Chapel Hill-based University of North Carolina Lineberger Comprehensive Cancer Center has been awarded up to $28 million to develop an adaptive clinical trial targeting metastatic breast cancer.
The trial is part of the Advanced Research Projects Agency for Health’s Advanced Analysis for Precision Cancer Therapy program, also called ADAPT. Other ADAPT awardees and their trial focuses can be found here.
UNC Lineberger and 14 other institutions will use real-time biomarker data collected through clinical trial research to adapt treatment plans as tumor biology changes as part of the Translational Breast Cancer Research Consortium Evolutionary Clinical Trial for Novel Biomarker-Driven Therapies, known as EVOLVE.
Lisa Carey, MD, the L. Richardson and Marilyn Jacobs Preyer Distinguished Professor for Breast Cancer Research at UNC School of Medicine and the deputy director of clinical sciences at UNC Lineberger, is the study’s lead investigator.
Dr. Carey spoke to Becker’s about how the EVOLVE trial differs from other clinical trials and how the trial results will be scaled.
Editor’s note: Responses have been lightly edited for clarity and length.
Question: Can you briefly describe the study model and how it will evolve as more insights are gained?
Dr.
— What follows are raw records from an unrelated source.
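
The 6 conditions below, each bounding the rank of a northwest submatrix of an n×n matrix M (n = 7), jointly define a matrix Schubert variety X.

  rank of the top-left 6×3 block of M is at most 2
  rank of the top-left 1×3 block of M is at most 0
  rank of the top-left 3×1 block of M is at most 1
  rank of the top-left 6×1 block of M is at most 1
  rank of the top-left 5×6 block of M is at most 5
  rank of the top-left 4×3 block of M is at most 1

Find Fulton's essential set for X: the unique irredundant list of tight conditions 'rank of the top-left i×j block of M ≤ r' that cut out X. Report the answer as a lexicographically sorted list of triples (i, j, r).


Recovering R(i,j) via the rank-extension bound from the 6 conditions:

  R[1]: 0 | 0 | 0 | 1 | 1 | 1 | 1
  R[2]: 1 | 1 | 1 | 2 | 2 | 2 | 2
  R[3]: 1 | 1 | 1 | 2 | 3 | 3 | 3
  R[4]: 1 | 1 | 1 | 2 | 3 | 4 | 4
  R[5]: 1 | 2 | 2 | 3 | 4 | 5 | 5
  R[6]: 1 | 2 | 2 | 3 | 4 | 5 | 6
  R[7]: 1 | 2 | 3 | 4 | 5 | 6 | 7

reading off 1-entries of Δ²R: w = (4, 1, 5, 6, 2, 7, 3).

D(w) has 8 cells with 3 SE-corners; essential set:

[(1, 3, 0), (4, 3, 1), (6, 3, 2)]


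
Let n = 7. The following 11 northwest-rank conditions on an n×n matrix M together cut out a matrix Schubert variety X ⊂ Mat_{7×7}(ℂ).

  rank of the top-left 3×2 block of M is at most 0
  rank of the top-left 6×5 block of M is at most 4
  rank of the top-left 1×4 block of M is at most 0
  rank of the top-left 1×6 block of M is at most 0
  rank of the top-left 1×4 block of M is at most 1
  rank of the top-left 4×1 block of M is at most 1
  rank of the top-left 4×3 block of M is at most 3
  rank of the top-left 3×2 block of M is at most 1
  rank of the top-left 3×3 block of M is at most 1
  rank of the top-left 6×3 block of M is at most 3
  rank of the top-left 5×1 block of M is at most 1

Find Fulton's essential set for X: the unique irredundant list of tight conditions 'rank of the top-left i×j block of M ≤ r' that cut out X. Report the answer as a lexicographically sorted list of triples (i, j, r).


Recovering R(i,j) via the rank-extension bound from the 11 conditions:

  row 1: 0 0 0 0 0 0 1
  row 2: 0 0 1 1 1 1 2
  row 3: 0 0 1 2 2 2 3
  row 4: 1 1 2 3 3 3 4
  row 5: 1 2 3 4 4 4 5
  row 6: 1 2 3 4 4 5 6
  row 7: 1 2 3 4 5 6 7

second differences of R give the permutation w = (7, 3, 4, 1, 2, 6, 5).

Fulton essential set (3 of the 11 Rothe cells):

[(1, 6, 0), (3, 2, 0), (6, 5, 4)]


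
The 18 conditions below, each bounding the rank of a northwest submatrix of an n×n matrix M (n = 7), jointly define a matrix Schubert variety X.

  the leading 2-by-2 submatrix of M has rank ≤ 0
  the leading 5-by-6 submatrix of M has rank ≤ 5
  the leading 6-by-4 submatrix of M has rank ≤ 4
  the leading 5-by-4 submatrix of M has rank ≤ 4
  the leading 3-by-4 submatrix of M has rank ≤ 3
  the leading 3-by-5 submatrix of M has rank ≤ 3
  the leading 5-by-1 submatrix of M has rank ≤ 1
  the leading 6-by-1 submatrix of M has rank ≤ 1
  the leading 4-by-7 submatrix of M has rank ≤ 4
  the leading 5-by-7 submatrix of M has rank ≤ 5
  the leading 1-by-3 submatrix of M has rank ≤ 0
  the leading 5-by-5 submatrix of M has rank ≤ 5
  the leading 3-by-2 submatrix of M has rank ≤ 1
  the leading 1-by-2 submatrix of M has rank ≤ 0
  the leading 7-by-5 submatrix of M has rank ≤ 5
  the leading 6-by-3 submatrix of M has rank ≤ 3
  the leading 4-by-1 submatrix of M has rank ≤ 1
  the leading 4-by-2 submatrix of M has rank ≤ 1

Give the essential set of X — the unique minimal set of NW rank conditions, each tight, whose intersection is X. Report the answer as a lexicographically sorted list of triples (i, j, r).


Reconstructing r_w from the 18 given conditions:

  i=1: 0 0 0 1 1 1 1
  i=2: 0 0 1 2 2 2 2
  i=3: 1 1 2 3 3 3 3
  i=4: 1 1 2 3 4 4 4
  i=5: 1 2 3 4 5 5 5
  i=6: 1 2 3 4 5 6 6
  i=7: 1 2 3 4 5 6 7

hence w(1..7) = (4, 3, 1, 5, 2, 6, 7).

|D(w)|=6, |Ess(w)|=3:

[(1, 3, 0), (2, 2, 0), (4, 2, 1)]


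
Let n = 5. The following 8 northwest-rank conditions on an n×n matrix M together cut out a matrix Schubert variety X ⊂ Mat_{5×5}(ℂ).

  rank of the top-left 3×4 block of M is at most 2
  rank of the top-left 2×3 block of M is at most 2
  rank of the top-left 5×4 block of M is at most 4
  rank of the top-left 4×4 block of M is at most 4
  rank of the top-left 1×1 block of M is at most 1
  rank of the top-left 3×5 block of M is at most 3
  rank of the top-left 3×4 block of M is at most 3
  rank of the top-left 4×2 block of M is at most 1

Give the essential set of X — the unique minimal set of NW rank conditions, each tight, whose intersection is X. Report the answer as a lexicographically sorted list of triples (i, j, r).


Reconstructing r_w from the 8 given conditions:

  i=1: 1 | 1 | 1 | 1 | 1
  i=2: 1 | 1 | 2 | 2 | 2
  i=3: 1 | 1 | 2 | 2 | 3
  i=4: 1 | 1 | 2 | 3 | 4
  i=5: 1 | 2 | 3 | 4 | 5

hence w(1..5) = (1, 3, 5, 4, 2).

Rothe diagram D(w) (4 cells), 2 SE-corners (essential conditions):

[(3, 4, 2), (4, 2, 1)]


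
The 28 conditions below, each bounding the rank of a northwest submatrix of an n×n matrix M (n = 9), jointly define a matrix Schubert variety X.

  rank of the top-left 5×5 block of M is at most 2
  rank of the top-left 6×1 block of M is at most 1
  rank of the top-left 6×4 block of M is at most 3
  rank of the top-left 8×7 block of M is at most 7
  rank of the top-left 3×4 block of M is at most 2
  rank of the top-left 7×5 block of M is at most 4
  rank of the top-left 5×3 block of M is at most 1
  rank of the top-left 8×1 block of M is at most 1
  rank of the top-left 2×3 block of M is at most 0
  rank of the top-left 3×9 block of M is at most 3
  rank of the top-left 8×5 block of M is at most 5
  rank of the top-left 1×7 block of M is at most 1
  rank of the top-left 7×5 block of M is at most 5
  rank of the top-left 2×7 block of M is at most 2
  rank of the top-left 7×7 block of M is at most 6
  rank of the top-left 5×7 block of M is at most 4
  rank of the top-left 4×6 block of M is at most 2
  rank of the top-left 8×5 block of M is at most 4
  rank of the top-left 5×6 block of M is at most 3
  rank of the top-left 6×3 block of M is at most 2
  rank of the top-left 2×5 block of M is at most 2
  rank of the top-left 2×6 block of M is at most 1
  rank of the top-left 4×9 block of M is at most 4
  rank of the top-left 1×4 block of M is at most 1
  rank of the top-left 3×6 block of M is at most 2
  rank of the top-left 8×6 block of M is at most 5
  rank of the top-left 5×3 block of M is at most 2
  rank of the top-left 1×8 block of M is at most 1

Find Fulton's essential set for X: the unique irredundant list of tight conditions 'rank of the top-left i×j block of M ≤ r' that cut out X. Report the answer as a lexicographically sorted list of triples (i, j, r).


Recovering R(i,j) via the rank-extension bound from the 28 conditions:

  i=1: 0, 0, 0, 1, 1, 1, 1, 1, 1
  i=2: 0, 0, 0, 1, 1, 1, 2, 2, 2
  i=3: 1, 1, 1, 2, 2, 2, 3, 3, 3
  i=4: 1, 1, 1, 2, 2, 2, 3, 4, 4
  i=5: 1, 1, 1, 2, 2, 3, 4, 5, 5
  i=6: 1, 2, 2, 3, 3, 4, 5, 6, 6
  i=7: 1, 2, 3, 4, 4, 5, 6, 7, 7
  i=8: 1, 2, 3, 4, 4, 5, 6, 7, 8
  i=9: 1, 2, 3, 4, 5, 6, 7, 8, 9

so w = (4, 7, 1, 8, 6, 2, 3, 9, 5).

6 SE-corners of the 16-cell Rothe diagram give Ess(w):

[(2, 3, 0), (2, 6, 1), (4, 6, 2), (5, 3, 1), (5, 5, 2), (8, 5, 4)]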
Lisa Carey: TBCRC EVOLVE is an adaptive trial, meaning that within the clinical trial, new sub-trials will be started and stopped quickly on the basis of early “looks” on effectiveness of a new drug or regimen based on biologic insights and the trial results that are calculated in real time.
This kind of trial is complex and is a bit of a high-wire act because we are training biomarker models to predict responsiveness at the same time as we are testing promising drugs or regimens.
Q: How might the trial results inform how precision medicine care models are/will be scaled?
LC: The EVOLVE team is focused on the breast cancer parent trial and all its sub-trials. There are two other clinical trial teams, one in colon cancer led by MD Anderson investigators, the other in lung cancer led by City of Hope investigators.
In addition, there are several biomarker “laboratories,” which are largely leaders in machine learning techniques that can incorporate genetic, clinical, and radiographic data that we will provide them from the clinical trials.
In this way, we will build the infrastructure for predictive models to allow us to tailor therapy; at the same time, we can test novel approaches that will be designed to circumvent resistance patterns.
Q: What role do you see public-private-academic partnerships playing in advancing cancer care?
LC: Cancer care and the improvements in mortality from many, although not all, cancers is already due to remarkable engagement and intersection of patients participating in trials, academic centers identifying clinical challenges — helping prioritize approaches and performing basic and translational science to identify promising treatment directions — and private or industry partners who can develop drugs, devices, and assays that help our patients.
The beauty of this ARPA-H initiative is that it is even more focused on the place where science meets clinical care in three very common and lethal metastatic cancers — breast, colon and lung.